Universidade Federal de Minas Gerais


Fotos em preto e branco, documentos amarelados, livros antigos, aparelhos médicos, atuais e em desuso, cumprirão o mesmo objetivo a partir desta segunda-feira, 16 de abril: contar os cem anos de história da Faculdade de Medicina da UFMG. Será inaugurada, no Centro de Memória (Cememor), andar térreo da Unidade, a exposição “Nas veias da memória: Alguma história da Medicina”.

Documento que oficializou a doação de terreno para a Faculdade de Medicina da UFMG.

Entre os fatos lembrados na mostra, estarão momentos importantes, como a participação do corpo docente nas guerras mundiais, renomados professores e ex- alunos – a exemplo de Juscelino Kubitscheck e Guimarães Rosa – e a inclusão da mulher nas atividades da medicina.

Uma das peças que prometem chamar atenção pelo seu valor histórico e por ter sido recentemente descoberta é o documento que oficializou a doação pela Prefeitura de Belo Horizonte do terreno onde hoje está a Faculdade de Medicina.
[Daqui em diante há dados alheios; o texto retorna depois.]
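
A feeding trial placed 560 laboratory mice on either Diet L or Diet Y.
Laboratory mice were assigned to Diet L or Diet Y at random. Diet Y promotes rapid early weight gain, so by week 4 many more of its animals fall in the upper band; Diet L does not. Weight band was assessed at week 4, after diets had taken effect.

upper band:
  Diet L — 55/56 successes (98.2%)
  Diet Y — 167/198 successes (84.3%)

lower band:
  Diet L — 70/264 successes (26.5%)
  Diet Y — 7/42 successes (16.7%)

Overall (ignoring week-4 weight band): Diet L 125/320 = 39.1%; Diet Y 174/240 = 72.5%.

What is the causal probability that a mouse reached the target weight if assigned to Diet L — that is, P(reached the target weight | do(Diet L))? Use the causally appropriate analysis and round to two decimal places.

0.39

The distribution of week-4 weight band is itself part of what the diet does — it is an intermediate outcome. Holding it fixed would remove that part of the effect; the total effect is the pooled difference.
So P(outcome | do(Diet L)) is just the pooled rate for Diet L: 125/320 = 0.391.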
Guardado e esquecido em um cofre emperrado há décadas no Cememor, e sem que ninguém soubesse de sua existência, o conjunto de papéis foi encontrado pelo  professor do Departamento de Otorrinolaringologia e colaborador do Centro De Memória da Medicina (Cememor), Jaor Weber. Curioso em saber o conteúdo de um cofre tão antigo, ele testou um monte chaves antigas até que, para sua surpresa, uma delas o destrancou. “Eu o achei por acaso, pois na verdade estava procurando um memorando sobre uma visita de Juscelino Kubitscheck à Faculdade. Em meio a um tanto de folhas amareladas e empoeiradas, estava esse registro.”

Restaurado, o documento com data do ano 1912 possui informações características da época em que aconteceu a doação. Por exemplo, a limitação do terreno pela Avenida Mantiqueira (hoje Avenida Alfredo Balena), a vizinhança com a Diretoria de Higiene (Vigilância Sanitária) e a própria cessão gratuita de uma porção do Parque Municipal para a construção do prédio da escola em uma área avaliada, naquela época, em 12 mil e quinhentos contos de réis – valor que, hoje, seria equivalente a aproximadamente R$ 687 mil reais.

Para um dos coordenadores do Cememor, o professor do departamento de Cirurgia, Ajax Ferreira, o documento tem grande importância. “É uma peça de valor histórico, pois ajuda a reconstruir os primeiros passos da escola e esclarece alguns pontos relativos à sua origem”.

A exposição “Nas veias da memória: Alguma história da Medicina” é aberta ao público e poderá ser vista até dezembro de 2012, no Cememor. O horário de visitação é das 9h às 12h e das 14h às 17h, de segunda a sexta-feira. Informações: 3409-9106.